En effet, lors de la campagne présidentielle entre le 17 novembre 2006 et le 14 mai 2007, certains titres ne leur accordent pas un état de grandeur suffisamment légitime pour être visibles sans intermédiaire. Le politique n’est pas people. La médiatisation des candidats est opérée dans ce cas à partir d’un personnage595 que nous désignerons comme « un intermédiaire médiatisant ». L’intermédiaire médiatisant, ici, peut être incarné à la fois par un être humain identifiable comme unique, mais aussi par un collectif ou un objet. Aucun récit ne met en scène un candidat, dans ‘ Voici ’et‘ Public, ’ sans la présence conjointe d’un people ou du collectif « les peoples ». L’homme politique n’est pas signifié comme assez « digne d’intérêt » pour être mobilisé seul dans ces deux hebdomadaires.

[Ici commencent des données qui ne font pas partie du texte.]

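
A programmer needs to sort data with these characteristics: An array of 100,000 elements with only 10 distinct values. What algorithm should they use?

Best choice: 3-way quicksort or Counting sort
Reason: 3-way (Dutch national flag) partitioning groups every copy of the pivot together, so with only d=10 distinct keys quicksort finishes in O(n log d) expected time, which is effectively linear; counting sort runs in O(n + k) where k is the size of the key range (not the number of distinct values), so it is linear when the 10 values are integers drawn from a small known range


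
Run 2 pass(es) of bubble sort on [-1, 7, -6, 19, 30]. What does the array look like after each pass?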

L’identité de ces intermédiaires médiatisants se comprend à partir de l’état de grandeur de celui-ci dans le titre sélectionné, mais aussi de l’existence d’un lien mobilisable entre le people et le politique et, enfin, de l’existence d’un élément ou d’une thématique actuels permettant justement de soumettre ce rapport à l’actualité. Ainsi, les personnages people incarnant le plus fréquemment ce rôle d’intermédiaire connaissent une actualité people et une relation avec l’homme politique offrant la possibilité de servir de point de passage pour la mise en scène du politique. C’est le cas, par exemple, de Philippe Torreton qui, lors de la médiatisation de sa rupture avec Claire Chazal, devient l’intermédiaire pour la mise en scène de Ségolène Royal. La présence de cet intermédiaire médiatisant, son identification comme celles de tous les autres personnages, en fonction du rôle attribué et des mondes que le narrateur leur fait traverser et consommer, ouvre ainsi des pistes pour notre considération de la presse people comme porte-parole. Mais la campagne présidentielle, comme espace producteur de discours, intervient, par ailleurs, comme un axe heuristique pour cette même investigation et dévoile d’autre intermédiaires-médiatisant servant la visibilité des hommes politiques dans cette presse.

Notes
590.

BOLTANSKI & THEVENOT, 1991‘ , op. cit ’. p. 224.

591.

SPIES, V., Télévision, Presse People : les marchands de bonheur, Bruxelles : De Boeck, 2008, p. 131.

592.

Rappelons que pour Courtès, l’énoncé englobe l’énoncé-énoncé (qui correspond au narré) et l’énonciation-énoncée (qui est la façon de présenter ce narré)

593.

Ici, nous retrouvons les « descriptions définies » en rapport au collectif, typiques du monde civique.

594.

Nous soulignons qu’un changement d’espace de mise en scène du candidat n’oblige pas un changement de rôle : ici réside notre distinction entre deux types de mouvement de narration : la transformation et la transposition. Voir chapitre II.1.3.2.

595.

Si nous utilisons le terme de personnage, nous n’oublions pas la limite posée par Greimas à ce terme qui institue une confusion autour d’un actant humain et unique, notre utilisation du terme de personnage reprend la définition de l’acteur de Greimas, c'est-à-dire un actant incarné au niveau discursif, comme désignant non seulement un être humain mais aussi les animaux, les choses et les concepts ou un collectif.